В сарае за Кожтрестом оперуполномоченного Деницына ждал информатор. Информатора звали Чуня, а прозвище происходило не из-за каких-то личных качеств, а из-за фамилии – она была не то литовской, не то белорусской. Соседской, из братского народа. Себя Чуня тоже ставил запанибрата, любил, чтоб его называли по отчеству – Макарыч, а своего имени стеснялся, считая вычурным и декадентским. Чуждым. Однако паспорта он почему-то менять не хотел.

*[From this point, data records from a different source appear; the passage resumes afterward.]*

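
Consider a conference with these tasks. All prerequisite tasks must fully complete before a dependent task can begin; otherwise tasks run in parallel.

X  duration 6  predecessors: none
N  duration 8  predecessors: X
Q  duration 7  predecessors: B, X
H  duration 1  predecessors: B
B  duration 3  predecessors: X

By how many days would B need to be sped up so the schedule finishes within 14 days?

Current finish: 16 days; target: 14.
B is on every critical path, so each day cut from B cuts the finish by one (this holds down to a finish of 14).
Need 16 − 14 = 2 days off B → B becomes 1 day, finish becomes 14.

2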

Хотя Чуне было только двадцать два года от роду, он был представителен, кряжист, осанист и даже в этом сарае производил солидное впечатление. Умные пронзительные глаза глядели будто в самую суть, но суть какую-то свою, не могущую принадлежать многим. Только зря он лицо выбрил – с усами было лучше, без них пропала мимика. Теперь, когда рот был закрыт, бледные губы образовывали единое пространство и было не разобрать – испуган ли он, возмущён или безразличен. Как манекен из универмага. Хотя сам он считал это не недостатком, а преимуществом. В своей легальной жизни он работал в Наркомпищепроме и взаимодействовал с промысловыми кооператорами. В нелегальной жизни он занимался этим же, но если за свою законную деятельность он получал триста двадцать рублей в месяц и ежегодный оплачиваемый отпуск, то за незаконную – вдесятеро больше и возможность отправиться на колымский курорт по Указу семь-восемь: «…вплоть до высшей меры социальной защиты».
– Здравствуй, Артёмыч! – хотя Чуня был на полголовы ниже Степана, руку он ему подал как будто сверху вниз.